Depuis que je cours, j’entends sans cesse parler d’esprit trail. Vendu à toutes les sauces et régulièrement teinté d’une certaine arrogance, ce concept galvaudé par son côté fourre-tout veut tout et rien dire à la fois. Tantôt il m’effraie, tantôt il me donne envie de vomir.
Si l’on essaie de brosser un peu le portrait de l’esprit trail en questionnant la toile, on retrouverra souvent des valeurs comme la solidarité, voire la fraternité (aider quelqu’un qui est tombé à se relever, donner quelque chose à quelqu’un dans le dur, etc…), un rapport particulier à la nature (surtout quand on voit ce que certains traileurs peuvent y laisser)… ou encore un égalitarisme face à l’adversité.
Alors oui, ce sont de belles valeurs, mais en quoi sont-elles inhérentes au trail ? Au risque d’en décevoir certains, je n’ai jamais remarqué moins de solidarité sur du bitume que sur des sentiers. Et s’il est vrai qu’un DRH sera égal à un rempailleur de chaises sur la ligne de départ, est-ce que ce n’est pas aussi le cas au départ d’un marathon ? Et plus généralement, j’espère qu’il ne faut pas être traileur pour être bienveillant…
En toute honnêteté, je pense plutôt que c’est la personnalité qui fait l’esprit, pas sa pratique.

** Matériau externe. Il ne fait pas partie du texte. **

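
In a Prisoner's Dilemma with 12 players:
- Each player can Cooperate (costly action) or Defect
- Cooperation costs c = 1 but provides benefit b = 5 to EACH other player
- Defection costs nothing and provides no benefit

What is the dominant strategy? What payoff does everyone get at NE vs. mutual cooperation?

Dominant: Defect; NE payoff = 0; Coop payoff = 54

Work:
Defect dominates (saves cost c = 1, benefit to others is external)
NE: All defect → everyone gets 0
If all cooperate: each receives (11)×5 - 1 = 54
Social dilemma: 54 > 0 but NE gives 0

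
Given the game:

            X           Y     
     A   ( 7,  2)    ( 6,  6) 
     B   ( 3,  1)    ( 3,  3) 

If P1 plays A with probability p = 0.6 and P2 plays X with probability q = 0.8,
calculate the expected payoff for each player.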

Je m’explique; si un traileur vous accompagne pour marcher pendant que vous êtes dans le dur, c’est parce que c’est quelqu’un de bien qui utilise sa bonté en toute occasion, pas parce que c’est un traileur.
De même, un marathonien qui vous dépasse avec un petit sourire en coin pendant que vous traînez un peu la patte, ce n’est pas parce que c’est un marathonien, c’est juste que c’est un sale con qui mérite un coup de clé anglaise dans l’arcade.

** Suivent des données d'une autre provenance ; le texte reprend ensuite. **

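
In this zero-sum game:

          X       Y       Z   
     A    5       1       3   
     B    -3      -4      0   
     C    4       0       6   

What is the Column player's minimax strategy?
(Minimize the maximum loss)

Column should play Y, value = 1

Work:
Column player minimizes Row's maximum payoff:
Column X: max payoff to Row = 5
Column Y: max payoff to Row = 1
Column Z: max payoff to Row = 6
Minimum is 1, achieved by column Y.
Minimax strategy: Y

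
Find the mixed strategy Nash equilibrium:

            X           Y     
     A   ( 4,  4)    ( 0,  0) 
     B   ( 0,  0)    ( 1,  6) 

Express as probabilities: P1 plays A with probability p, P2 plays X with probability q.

p = 0.6, q = 0.2

Work:
Find probabilities that make opponent indifferent:
P2 chooses q to make P1 indifferent between A and B
P1 chooses p to make P2 indifferent between X and Y
Mixed NE: P1 plays (A: 0.6, B: 0.4), P2 plays (X: 0.2, Y: 0.8)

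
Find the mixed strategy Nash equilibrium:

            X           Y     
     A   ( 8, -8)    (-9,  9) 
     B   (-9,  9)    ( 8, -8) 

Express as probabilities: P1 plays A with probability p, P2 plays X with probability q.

p = 0.5, q = 0.5

Work:
Find probabilities that make opponent indifferent:
P2 chooses q to make P1 indifferent between A and B
P1 chooses p to make P2 indifferent between X and Y
Mixed NE: P1 plays (A: 0.5, B: 0.5), P2 plays (X: 0.5, Y: 0.5)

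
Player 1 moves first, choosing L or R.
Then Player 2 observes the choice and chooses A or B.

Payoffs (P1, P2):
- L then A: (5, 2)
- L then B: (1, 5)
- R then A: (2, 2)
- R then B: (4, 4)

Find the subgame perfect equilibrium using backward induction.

P1 plays R, P2 plays B after L and B after R; Payoff (4, 4)

Work:
Backward induction:
After L: P2 chooses B → P1 gets 1
After R: P2 chooses B → P1 gets 4
P1 chooses R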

Egalement, que l’on soit sur trail ou marathon, si un coureur nous vient en aide (et que grâce à lui, on va beaucoup mieux) et qu’une fois la ligne d’arrivée en visuel, on se demande si on le laisse passer devant nous, ce n’est pas notre pratique qui dictera nos choix, mais plutôt notre éthique personnelle et notre rapport à la compétition. Se comporter avec les autres comme on voudrait qu’ils se comportent avec nous n’est pas un credo de traileur, mais juste d’une personne qui a un minimum d’éthique et de respect de l’Autre.

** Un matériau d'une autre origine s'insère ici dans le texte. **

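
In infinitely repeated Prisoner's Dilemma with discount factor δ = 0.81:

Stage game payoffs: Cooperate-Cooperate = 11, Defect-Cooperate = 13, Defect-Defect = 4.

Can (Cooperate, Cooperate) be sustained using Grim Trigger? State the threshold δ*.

δ* = 0.2222; since δ = 0.81 ≥ 0.2222, cooperation can be sustained

Work:
For Grim Trigger:
Cooperate forever: 11/(1-δ)
Defect then punished: 13 + 4·δ/(1-δ)
Need: 11/(1-δ) ≥ 13 + 4·δ/(1-δ)
Solving: δ ≥ (T-R)/(T-P) = (13-11)/(13-4) = 0.2222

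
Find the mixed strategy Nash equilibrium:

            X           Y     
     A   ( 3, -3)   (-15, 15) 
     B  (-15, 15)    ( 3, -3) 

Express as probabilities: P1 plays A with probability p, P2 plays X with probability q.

p = 0.5, q = 0.5

Work:
Find probabilities that make opponent indifferent:
P2 chooses q to make P1 indifferent between A and B
P1 chooses p to make P2 indifferent between X and Y
Mixed NE: P1 plays (A: 0.5, B: 0.5), P2 plays (X: 0.5, Y: 0.5)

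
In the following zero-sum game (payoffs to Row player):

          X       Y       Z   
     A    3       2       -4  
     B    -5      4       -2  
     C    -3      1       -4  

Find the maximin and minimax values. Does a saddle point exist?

Maximin = -4, Minimax = -2, Saddle: False

Work:
Row minimums: [-4, -5, -4] → maximin = -4
Column maximums: [3, 4, -2] → minimax = -2
No saddle point (maximin ≠ minimax). Mixed strategy needed.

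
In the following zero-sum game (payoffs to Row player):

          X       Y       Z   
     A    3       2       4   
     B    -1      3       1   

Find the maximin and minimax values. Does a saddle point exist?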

Et proportionnellement au nombre de pratiquants des deux disciplines, je ne pense vraiment pas qu’il y ait les gentils traileurs écolos d’un côté et les méchants bouffeurs de bitume de l’autre, contrairement à ce que les pseudo-théoriciens du concept trop manichéen d’esprit trail voudraient nous faire croire.